Pour plusieurs générations de femmes — et de journalistes — son nom reste associé à une idée simple et alors explosive : ce que les femmes vivent dans leur cuisine, dans leur lit, au travail, dans la rue ou chez le médecin relève aussi de la politique. Mais raconter Gloria Steinem comme une héroïne sans aspérités serait précisément passer à côté de ce qui fait l’intérêt de son parcours. Elle fut brillante, parfois visionnaire, parfois contestée, souvent attaquée. Elle fut une journaliste qui utilisa son propre corps comme outil d’enquête, une féministe blanche devenue consciente des limites d’un mouvement trop souvent blanc et bourgeois, une adversaire acharnée de l’exploitation sexuelle mais aussi une personnalité médiatique dont le physique fut constamment utilisé contre elle. Et elle fut, surtout, une femme qui ne correspondit jamais tout à fait au rôle qu’on voulait lui assigner.

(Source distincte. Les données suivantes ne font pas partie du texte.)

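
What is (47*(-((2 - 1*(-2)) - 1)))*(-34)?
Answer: 4794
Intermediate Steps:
(47*(-((2 - 1*(-2)) - 1)))*(-34) = (47*(-((2 + 2) - 1)))*(-34) = (47*(-(4 - 1)))*(-34) = (47*(-1*3))*(-34) = (47*(-3))*(-34) = -141*(-34) = 4794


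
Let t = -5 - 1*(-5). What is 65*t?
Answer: 0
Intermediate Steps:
t = 0 (t = -5 + 5 = 0)
65*t = 65*0 = 0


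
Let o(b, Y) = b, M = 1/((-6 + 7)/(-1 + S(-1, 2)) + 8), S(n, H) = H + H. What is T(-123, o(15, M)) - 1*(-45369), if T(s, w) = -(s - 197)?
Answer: 45689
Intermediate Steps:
S(n, H) = 2*H
M = 3/25 (M = 1/((-6 + 7)/(-1 + 2*2) + 8) = 1/(1/(-1 + 4) + 8) = 1/(1/3 + 8) = 1/(25/3) = 3/25 ≈ 0.12000)
T(s, w) = 197 - s (T(s, w) = -(-197 + s) = 197 - s)
T(-123, o(15, M)) - 1*(-45369) = (197 - 1*(-123)) - 1*(-45369) = (197 + 123) + 45369 = 320 + 45369 = 45689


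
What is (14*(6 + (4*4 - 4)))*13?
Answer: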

Avant le féminisme, il y a le journalisme, et Playboy
Née le 25 mars 1934 à Toledo, dans l’Ohio, Gloria Steinem grandit dans une famille pauvre et une enfance peu conventionnelle. Elle étudie au Smith College, dans le Massachusetts, dont elle sort diplômée en 1956, avant de partir deux ans en Inde grâce à une bourse Chester Bowles. Ce séjour lui apprend notamment les méthodes d’organisation de terrain inspirées de Gandhi. À son retour aux Etats-Unis, elle veut devenir journaliste. Le problème est qu’au début des années 1960, le journalisme américain n’est pas franchement un territoire accueillant pour les femmes. Les rédactions leur confient volontiers la mode, la beauté, la cuisine ou les sujets dits « féminins ». Les pages politiques et économiques restent largement masculines. Steinem racontera plus tard qu’on lui avait même expliqué qu’une rédaction cherchait « un reporter, pas une jolie fille ».

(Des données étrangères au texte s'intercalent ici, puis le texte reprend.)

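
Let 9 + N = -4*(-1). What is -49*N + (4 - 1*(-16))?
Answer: 265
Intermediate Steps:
N = -5 (N = -9 - 4*(-1) = -9 + 4 = -5)
-49*N + (4 - 1*(-16)) = -49*(-5) + (4 - 1*(-16)) = 245 + (4 + 16) = 245 + 20 = 265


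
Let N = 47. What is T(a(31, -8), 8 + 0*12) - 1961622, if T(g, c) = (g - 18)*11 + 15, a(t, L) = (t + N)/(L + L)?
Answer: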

En 1963, elle trouve une autre manière de contourner le problème : se faire embaucher comme serveuse dans un club Playboy. Sous le nom de Marie Ochs, celui de sa grand-mère, elle devient pendant onze jours une « Bunny » au Playboy Club de New York. Le reportage paraît en deux parties, en mai et juin 1963, dans Show magazine, sous le titre A Bunny’s Tale.

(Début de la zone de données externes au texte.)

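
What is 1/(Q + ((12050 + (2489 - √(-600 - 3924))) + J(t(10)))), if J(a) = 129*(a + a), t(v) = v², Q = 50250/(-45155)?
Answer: 3289916166229/132708636073088245 + 163117922*I*√1131/132708636073088245 ≈ 2.4791e-5 + 4.1337e-8*I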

L’enquête démonte la mécanique derrière le glamour de l’empire de Hugh Hefner. Les candidates sont sélectionnées sur leur apparence, soumises à des règles vestimentaires et corporelles, formées à la manière de servir les clients et confrontées aux avances sexuelles. L’annonce promettait aux jeunes femmes des revenus de 200 à 300 dollars par semaine ; Steinem constate que la réalité est très éloignée de cette promesse.
Le reportage aurait pu rester un bon coup journalistique. Il devient un événement féministe. Et Playboy, loin d’oublier, ripostera. Elle expliquera plus tard que son passage dans le club lui valut paradoxalement d’être moins sollicitée par les rédactions : elle était devenue « la Bunny », avant d’être considérée comme une journaliste. Le piège était parfait : même lorsqu’une femme enquêtait sur son exploitation, l’opinion pouvait encore réduire son travail à son apparence. Cette contradiction ne la quittera jamais.
L’IVG clandestine : le secret qui devient politique
Avant même de faire de l’avortement un combat public, Gloria Steinem en avait fait l’expérience dans son propre corps. En 1957, à 22 ans, alors qu’elle se trouve à Londres et travaille comme serveuse dans l’attente d’un visa pour l’Inde, elle avorte clandestinement. À l’époque, l’avortement est interdit au Royaume-Uni, sauf lorsque la vie de la femme est en danger. Un médecin accepte néanmoins de pratiquer l’intervention et lui demande en échange de ne jamais révéler son identité et de faire de sa vie ce qu’elle souhaite. Steinem dira des décennies plus tard que cette intervention lui avait donné, pour la première fois, le sentiment de prendre le contrôle de son existence. Elle garde pourtant le silence pendant quatorze ans.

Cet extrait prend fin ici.